A letter from Katherine Duncan-Jones

 

Tuesday, December 3, 1996

 

Dear Mr Sams,

 

Thank you very much for your letter and your striking analysis of  spelling forms shared by Edward III andShakespeare's Sonnets. I have another short piece on the latter, "What are Shakespeare's Sonnets Called", coming out in Essays in Criticism early next year, in which I argue that Shakespeare's Sonnets – rather than Shakespeare, Sonnets – is indeed the correct title, and that this form of title carries some further implications. But perhaps more to your purpose, I have now completed my New Arden edition of Shakespeare's Sonnets, from which both these little articles were spin-offs, and you may be interested to hear that in it I argue strongly that the 1609 text was based either on authorial manuscript or on an authorially-controlled scribal copy. My own personal inclination is to believe that the copy was an authorial manuscript. The edition should appear in September next year, all being well.

 

Needless to say, I find your Shakespeare's Edward III enormously interesting.

 

 

*

 

6 December 1996

 

Dear Professor Duncan-Jones,

 

I'm much obliged for your letter of 3 December. Of course you'll have excellent reasons for invoking a scribe, or Jackson's compositors.
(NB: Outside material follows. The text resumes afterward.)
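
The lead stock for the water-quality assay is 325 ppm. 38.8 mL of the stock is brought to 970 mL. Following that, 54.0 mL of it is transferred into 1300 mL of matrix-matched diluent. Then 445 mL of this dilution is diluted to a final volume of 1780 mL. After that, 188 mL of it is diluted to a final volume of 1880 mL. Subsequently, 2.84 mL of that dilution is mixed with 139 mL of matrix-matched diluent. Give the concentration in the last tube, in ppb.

0.260 ppb

Overall dilution factor = 25 × 25.07 × 4 × 10 × 49.94 = 1.25 × 10⁶.
325 ppm / 1.25 × 10⁶ = 2.60 × 10⁻⁴ ppm = 0.260 ppb.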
Personally, though, I find your own preferred explanation of authorial copy quite compelling enough per se to account for all the appearances. I'm certainly much looking forward to the article and the edition you mention. Meanwhile I'm preparing a conspectus of Sonnet vocabulary and variants; you'd be very welcome to a copy, if you wish. I'll also follow up the interesting inferences that seem to flow from authorial vocabulary and orthography in the Sonnets (not to mention Edward III). Thus that author could hardly have been a well-instructed scholar of any kind, let alone a skilled Latinist. Then the same signs should appear in other texts apparently set up from holograph, such as F Henry V. And so they do, in profusion. But they're proportionately even more copious in that so-called 'Bad Quarto', among others. So perhaps those aren't so Bad after all.